The Federal Government, as part of efforts to stop killing and kidnapping by herdsmen, plans to install closed circuit television cameras on the highways in the country.
President Muhammadu Buhari disclosed this during a closed-door meeting at the Presidential Villa, Abuja with the South-West traditional rulers led by the Ooni of Ife, Oba Adeyeye Ogunwusi.
Buhari, who stated that the country’s security architecture would be restructured, also said drones would be deployed in areas worst hit by banditry and kidnapping in collaboration with state governments.
He stated, “Working with the state governments also, we intend to beef up the equipping of the police force with advanced technology and equipment that can facilitate the work of the security agencies.
States to get approval for drones
“I will be issuing directives to the appropriate federal authorities to speedily approve licensing for states requesting the use of drones to monitor forests and other criminal hideouts. We also intend to install CCTVs on highways and other strategic locations so that activities in some of those hidden places can be exposed, more effectively monitored and open to actionable review.
Air Force to bomb criminals’ locations
“We will equally continue to bring in our military when needed to complement the work of the police including possible deployment of troops on certain highways on a temporary basis, and the use of the Air Force assets to bomb hideouts where criminals are located.
He sought the cooperation of traditional rulers to monitor different communities.
Monitor new comers in your community, Buhari urges Obas
Buhari stated, “We hope that, for instance, traditional rulers would be able to observe new entrants into the community by requesting leaders of such ethnic groups to notify the traditional authorities of intakes, thereby creating the opportunities for the gathering of actionable intelligence which tracks such movements in and out of communities thereby offering early warning signals.
“Some of these interventions include an expedited commencement of community policing, a robust revamping of police intelligence gathering capacity and the significant boosting of the numbers of security personnel in our local communities.”
Speaking with State House Correspondents later, the Ooni confirmed the President’s promises on security plans.
He said, “Today, the Inspector-General of Police (Mr Mohammed Adamu) was present and the entire security architecture will be restructured. We are very happy about that”, the Ooni told State House Correspondents as the meeting ended, disclosing the resolutions taken at the session.
As part of the new security measures being planned for the South-West, Ogunwusi stated that the President informed them that CCTV cameras and drones would soon be deployed in the S’West to combat banditry and kidnapping.
He spoke further, “We were also told about community policing. The policemen will be recruited from the community; those who were born there, brought up there, and they won’t be able to move them around.
“So, we can use that strategy to avert a lot of tension going around the South-West in particular now. We were able to achieve that milestone.
“Another milestone we achieved is that Mr President will fast-track monitoring of our forests by using the technology of modern standard, the drones. The various security agencies will rally round the IG and see how it can be properly deployed.

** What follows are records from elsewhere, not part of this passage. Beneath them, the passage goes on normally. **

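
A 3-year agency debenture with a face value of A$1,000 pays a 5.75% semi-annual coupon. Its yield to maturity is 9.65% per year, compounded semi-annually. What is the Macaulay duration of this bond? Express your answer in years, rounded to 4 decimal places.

2.7851 years

Periodic yield y = 0.04825. Discount each cash flow and weight by its period:
  t   CF        PV=CF/(1+0.04825)^t    t·PV
  1        28.75        27.4267        27.4267
  2        28.75        26.1642        52.3285
  3        28.75        24.9599        74.8798
  4        28.75        23.8110        95.2442
  5        28.75        22.7150       113.5752
  6     1,028.75       775.3908     4,652.3446
  Σ                    900.4677     5,015.7988
Price P = Σ PV = 900.4677.
Macaulay duration = Σ(t·PV) / P = 5,015.7988 / 900.4677 = 5.57022 half-year periods.
In years: 5.57022 / 2 = 2.78511 years.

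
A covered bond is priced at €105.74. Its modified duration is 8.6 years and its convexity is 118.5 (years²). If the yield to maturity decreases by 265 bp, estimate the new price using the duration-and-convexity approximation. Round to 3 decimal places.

€134.238

Duration effect: -D_mod·Δy = -8.6 × (-0.0265) = +0.227900
Convexity effect: ½·C·(Δy)² = 0.5 × 118.5 × (-0.0265)² = +0.0416083125
ΔP/P ≈ +0.227900 + 0.0416083125 = +0.2695083125
New price ≈ 105.74 × (1 + 0.2695083125) = 134.23780896375.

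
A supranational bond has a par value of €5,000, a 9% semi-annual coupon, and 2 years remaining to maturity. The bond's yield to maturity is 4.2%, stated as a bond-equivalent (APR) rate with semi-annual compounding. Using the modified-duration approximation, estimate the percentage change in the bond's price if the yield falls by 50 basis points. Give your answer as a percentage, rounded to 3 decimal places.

+0.921%

Periodic yield y = 0.021. Modified duration first:
  t   CF        PV=CF/(1+0.021)^t    t·PV
  1       225.00       220.3722       220.3722
  2       225.00       215.8396       431.6791
  3       225.00       211.4002       634.2005
  4     5,225.00     4,808.2089    19,232.8355
  Σ                  5,455.8208    20,519.0873
P = 5,455.8208; D_Mac = 3.76095 half-year periods = 1.88048 yrs; D_mod = 1.88048/(1+0.021) = 1.84180 yrs.
ΔP/P ≈ -D_mod · Δy = -1.84180 × (-0.005) = +0.009209 = +0.9209%.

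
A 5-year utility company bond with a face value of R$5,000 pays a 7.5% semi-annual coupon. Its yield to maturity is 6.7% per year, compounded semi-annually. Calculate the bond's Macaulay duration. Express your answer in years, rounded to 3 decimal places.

Periodic yield y = 0.0335. Discount each cash flow and weight by its period:
  t   CF        PV=CF/(1+0.0335)^t    t·PV
  1       187.50       181.4224       181.4224
  2       187.50       175.5417       351.0834
  3       187.50       169.8517       509.5550
  4       187.50       164.3461       657.3843
  5       187.50       159.0189       795.0947
  6       187.50       153.8645       923.1869
  7       187.50       148.8771     1,042.1397
  8       187.50       144.0514     1,152.4110
  9       187.50       139.3821     1,254.4387
  10    5,187.50     3,731.2410    37,312.4099
  Σ                  5,167.5968    44,179.1261
Price P = Σ PV = 5,167.5968.
Macaulay duration = Σ(t·PV) / P = 44,179.1261 / 5,167.5968 = 8.54926 half-year periods.
In years: 8.54926 / 2 = 4.27463 years.

4.275 years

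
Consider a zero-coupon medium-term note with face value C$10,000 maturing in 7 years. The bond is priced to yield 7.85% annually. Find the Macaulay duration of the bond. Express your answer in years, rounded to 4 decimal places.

7.0000 years

A zero-coupon bond has a single cash flow at maturity, so its Macaulay duration equals its maturity: 7 years.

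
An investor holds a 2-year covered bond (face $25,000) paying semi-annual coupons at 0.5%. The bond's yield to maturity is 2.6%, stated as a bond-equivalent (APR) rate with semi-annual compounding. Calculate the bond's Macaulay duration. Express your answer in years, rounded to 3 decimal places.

Periodic yield y = 0.013. Discount each cash flow and weight by its period:
  t   CF        PV=CF/(1+0.013)^t    t·PV
  1        62.50        61.6979        61.6979
  2        62.50        60.9061       121.8123
  3        62.50        60.1245       180.3736
  4    25,062.50    23,800.5289    95,202.1157
  Σ                 23,983.2575    95,565.9995
Price P = Σ PV = 23,983.2575.
Macaulay duration = Σ(t·PV) / P = 95,565.9995 / 23,983.2575 = 3.98470 half-year periods.
In years: 3.98470 / 2 = 1.99235 years.

1.992 years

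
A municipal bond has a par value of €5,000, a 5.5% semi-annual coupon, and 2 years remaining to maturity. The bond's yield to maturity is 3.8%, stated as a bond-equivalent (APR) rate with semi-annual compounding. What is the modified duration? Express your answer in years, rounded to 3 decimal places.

1.887 years

Periodic yield y = 0.019. First find Macaulay duration:
  t   CF        PV=CF/(1+0.019)^t    t·PV
  1       137.50       134.9362       134.9362
  2       137.50       132.4202       264.8405
  3       137.50       129.9512       389.8535
  4     5,137.50     4,764.9144    19,059.6574
  Σ                  5,162.2219    19,849.2875
P = 5,162.2219; Macaulay duration = 19,849.2875 / 5,162.2219 = 3.84511 half-year periods = 1.92255 years.
Modified duration = D_Mac / (1 + y) = 1.92255 / 1.019 = 1.88671 years.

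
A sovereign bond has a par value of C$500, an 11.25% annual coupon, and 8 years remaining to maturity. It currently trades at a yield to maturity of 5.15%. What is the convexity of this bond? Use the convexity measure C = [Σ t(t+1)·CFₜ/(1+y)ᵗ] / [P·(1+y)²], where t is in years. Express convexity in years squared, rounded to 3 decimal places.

44.173

With y = 0.0515:
  t   CF        PV=CF/(1+0.0515)^t    t·PV        t(t+1)·PV
  1        56.25        53.4950        53.4950         106.9900
  2        56.25        50.8749       101.7499         305.2497
  3        56.25        48.3832       145.1496         580.5985
  4        56.25        46.0135       184.0541         920.2703
  5        56.25        43.7599       218.7994       1,312.7965
  6        56.25        41.6166       249.6998       1,747.8983
  7        56.25        39.5783       277.0484       2,216.3871
  8       556.25       372.2167     2,977.7333      26,799.5995
  Σ                    695.9382     4,207.7294      33,989.7899
P = 695.9382.
Convexity = Σ t(t+1)·PV / [P·(1+y)²] = 33,989.7899 / (695.9382 × 1.105652) = 44.17324.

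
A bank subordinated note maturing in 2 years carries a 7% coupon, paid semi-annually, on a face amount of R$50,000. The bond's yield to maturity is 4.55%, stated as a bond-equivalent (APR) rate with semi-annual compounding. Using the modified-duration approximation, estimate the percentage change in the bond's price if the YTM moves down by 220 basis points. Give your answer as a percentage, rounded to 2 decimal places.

Periodic yield y = 0.02275. Modified duration first:
  t   CF        PV=CF/(1+0.02275)^t    t·PV
  1     1,750.00     1,711.0731     1,711.0731
  2     1,750.00     1,673.0121     3,346.0241
  3     1,750.00     1,635.7977     4,907.3930
  4    51,750.00    47,296.8700   189,187.4802
  Σ                 52,316.7529   199,151.9704
P = 52,316.7529; D_Mac = 3.80666 half-year periods = 1.90333 yrs; D_mod = 1.90333/(1+0.02275) = 1.86099 yrs.
ΔP/P ≈ -D_mod · Δy = -1.86099 × (-0.022) = +0.040942 = +4.0942%.

+4.09%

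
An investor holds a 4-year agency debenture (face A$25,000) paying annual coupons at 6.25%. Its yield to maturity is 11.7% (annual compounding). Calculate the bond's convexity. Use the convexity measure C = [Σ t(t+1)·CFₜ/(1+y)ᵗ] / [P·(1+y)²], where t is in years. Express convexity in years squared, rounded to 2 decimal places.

14.04

With y = 0.117:
  t   CF        PV=CF/(1+0.117)^t    t·PV        t(t+1)·PV
  1     1,562.50     1,398.8362     1,398.8362       2,797.6723
  2     1,562.50     1,252.3153     2,504.6306       7,513.8917
  3     1,562.50     1,121.1417     3,363.4251      13,453.7004
  4    26,562.50    17,063.0340    68,252.1358     341,260.6790
  Σ                 20,835.3271    75,519.0276     365,025.9435
P = 20,835.3271.
Convexity = Σ t(t+1)·PV / [P·(1+y)²] = 365,025.9435 / (20,835.3271 × 1.247689) = 14.04162.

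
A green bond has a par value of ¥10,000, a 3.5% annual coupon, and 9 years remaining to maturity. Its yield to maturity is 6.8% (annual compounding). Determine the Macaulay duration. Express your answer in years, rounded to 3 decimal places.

7.697 years

Periodic yield y = 0.068. Discount each cash flow and weight by its year:
  t   CF        PV=CF/(1+0.068)^t    t·PV
  1       350.00       327.7154       327.7154
  2       350.00       306.8496       613.6992
  3       350.00       287.3123       861.9370
  4       350.00       269.0190     1,076.0762
  5       350.00       251.8905     1,259.4525
  6       350.00       235.8525     1,415.1151
  7       350.00       220.8357     1,545.8499
  8       350.00       206.7750     1,654.2000
  9    10,350.00     5,725.3109    51,527.7982
  Σ                  7,831.5610    60,281.8434
Price P = Σ PV = 7,831.5610.
Macaulay duration = Σ(t·PV) / P = 60,281.8434 / 7,831.5610 = 7.69730 years.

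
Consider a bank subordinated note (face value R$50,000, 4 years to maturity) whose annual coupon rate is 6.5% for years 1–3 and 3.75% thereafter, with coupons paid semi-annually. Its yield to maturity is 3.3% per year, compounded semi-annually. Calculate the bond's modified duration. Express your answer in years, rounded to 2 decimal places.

3.55 years

Periodic yield y = 0.0165. First find Macaulay duration:
  t   CF        PV=CF/(1+0.0165)^t    t·PV
  1     1,625.00     1,598.6227     1,598.6227
  2     1,625.00     1,572.6736     3,145.3472
  3     1,625.00     1,547.1457     4,641.4371
  4     1,625.00     1,522.0322     6,088.1287
  5     1,625.00     1,497.3263     7,486.6315
  6     1,625.00     1,473.0214     8,838.1286
  7       937.50       836.0256     5,852.1795
  8    50,937.50    44,686.7286   357,493.8288
  Σ                 54,733.5762   395,144.3042
P = 54,733.5762; Macaulay duration = 395,144.3042 / 54,733.5762 = 7.21941 half-year periods = 3.60971 years.
Modified duration = D_Mac / (1 + y) = 3.60971 / 1.0165 = 3.55111 years.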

“We believe that with all these, there will be reduction in the tension in the South-West because the South-West is very sensitive in Nigeria. We don’t pray for crisis or war or uprising because it will snowball into a lot of things. That is why we are all represented from the six states that make up the South-West of Nigeria.”
The Ooni observed that one positive aspect of community policing was that it was left to the communities to be involved, as against allowing politicians alone to take decisions.
He stated, “The problem has been if you take police officers to the North, within six months they will shift them to another place in the South. They are not domiciled there and so any time they get there, they depend on the vigilantes, community heads, the Mogajis, the Baales, and all the districts heads, so why can’t you give the jobs to the families of the Mogajis, the Baales, and all the district heads? “So, it is a different re-jigging and I can assure you the government is very serious now.”
The monarch was further asked whether the South-West still stood by its position that the Fulani herders should leave the region, and he replied that the people wanted the “bad ones” among them to leave.